Liderlik vasfının yalnızca erkekte olduğu bilinci ve kadının asli görevinin iyi bir ‘ev hanımı ve anne olmak' gibi kemikleşmiş, yıkılması zor toplumsal kanaat. Bu taşlamış düşünceyi yıkmaya çalışan çok kadın olmuştur geçmişte ve günümüzde ama ne kadar uğraşılsa da görüyoruz ki siyasetçi kadın sayısı  çoğaltılamıyor. Bir başka sebep de psikolojik faktörler ve belki de aşılması en zor olanı...
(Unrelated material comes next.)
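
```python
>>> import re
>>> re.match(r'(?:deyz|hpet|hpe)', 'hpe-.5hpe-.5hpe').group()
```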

‘Kadın yapamaz, siyasetten ne anlar, evinde çocuğuyla ilgilensin, olur mu el-alem ne der, onca erkeğin içinde senin ne işin var, kadın ince ve hassastır kritik kararlarda realist düşünemez' vs. gibi topumun kadınlara aşılamaya çalıştığı, umut kırıcı bu cümleler daha da çoğaltılabilir. Erkek egemen bir siyaset ile yönetilen ülkede yaşamaktayız ve bu durum sadece bizim ülkemiz için geçerli değil, dünyanın birçok ülkesinde maalesef anlayış böyle. Yerel siyaset, muhtarlık, belediye,  büyükşehir belediyeleri, milletvekilliği, parti başkanlığı vs. belki cumhurbaşkanlığı... Yani benim bile umudum ne kadar az ki cumhurbaşkanlığı derken ‘belki' diyorum; diğerleri neyse bir ihtimal de cumhurbaşkanlığına getirilecek bir kadın! ömrüm yetmez herhalde görmeye. Keşke bir kadın yönetse dünyayı, kadın ruhu değse kanunlarımıza, kadınlar çoğunluk olsa mecliste! Belki bir gün dedim ya, vefa ederse ömrüm.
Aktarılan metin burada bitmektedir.